My 18month old has a very different personality - from the time he was born till 16weeks or so he would cry for up to an hour at a time and nothing I did would calm him down (silent reflux? never found out cause). Apart from that he was a cruiser- could occupy himself and was pretty happy. Now he is teething his back molars and has been for weeks and he can get really inconsolable during the day and at night and in the car. But the worst thing is that he is now really clingy and everytime I walk out of the room he bursts into tears and runs after me.

So now I have a demanding 4 year old and a clingy 18month old following me around all day (apart from when 4 year old is at playgroup or with a friend) long and I can't stand it! I have always needed a lot of personal space and like you Bean and Monkeyflippers I am impatient and have a quick temper! Each day I tell myself I'm not going to lose my temper at my 4 year old but I do. It doesn't help that he's got a very wind up nature and laughs when I tell him off. I'm also feeling sleep deprived with 18mth old not sleeping well.

Anyway sorry this is no help at all to you Bean but I do know how you feel! a grumpy mummy is not what I want to be but I seem to have no reserves of patience and so on.

Frozen peas and frozen strips of banana sometime calm my 18mth old down when his teeth are bothering him by the way.

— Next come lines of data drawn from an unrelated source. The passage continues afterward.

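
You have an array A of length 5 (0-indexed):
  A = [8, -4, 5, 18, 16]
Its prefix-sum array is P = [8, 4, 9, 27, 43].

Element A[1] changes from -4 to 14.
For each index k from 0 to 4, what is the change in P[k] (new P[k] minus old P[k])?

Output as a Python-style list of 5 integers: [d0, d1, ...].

Element change: A[1] -4 -> 14, delta = 18
For k < 1: P[k] unchanged, delta_P[k] = 0
For k >= 1: P[k] shifts by exactly 18
Delta array: [0, 18, 18, 18, 18]

Answer: [0, 18, 18, 18, 18]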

I hope your daughter's teething resolves itself soon! let me know if you find anything that works

monkeyflippers · 12/11/2010 15:00

Hi bean612 again, I also find that sometimes empathising with whatever is upsetting her helps. If she really wants sweets but can't have them for example I say "I know you really want sweets, it's upsetting isn't it". It seems to disarm her a little bit.

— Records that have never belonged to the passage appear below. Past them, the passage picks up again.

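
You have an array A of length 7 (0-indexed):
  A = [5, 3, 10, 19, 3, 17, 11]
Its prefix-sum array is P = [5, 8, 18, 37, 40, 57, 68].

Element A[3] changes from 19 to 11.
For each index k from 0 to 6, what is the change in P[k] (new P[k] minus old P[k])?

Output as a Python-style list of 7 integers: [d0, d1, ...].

Answer: [0, 0, 0, -8, -8, -8, -8]

Derivation:
Element change: A[3] 19 -> 11, delta = -8
For k < 3: P[k] unchanged, delta_P[k] = 0
For k >= 3: P[k] shifts by exactly -8
Delta array: [0, 0, 0, -8, -8, -8, -8]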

I must say though that my little girl seems really smart and maybe that has something to do with it. I think if her school had a debating team for 4 year olds she would be on it! People don't usually believe me but if she is upset and I explain things to her to help her to understand she always has really good arguments that just stop me in my tracks. She usually has a really good point! Maybe we both just have very clever daughters!!! :)

It's so hard to stay calm and I don't have the answer to that. People often say count to ten or leave the room but my temper comes out of nowhere before I've even had a chance to think about calming down. Or I'll start counting and then just lose it anyway. I think it is definately worse when I am tired or stressed or under pressure (most of the time). I also very rarely get a break which I think is a bit unhealthy but unfortuneately my family have no desire to help :(

It is definately getting easier now she is a little older though so hang in there.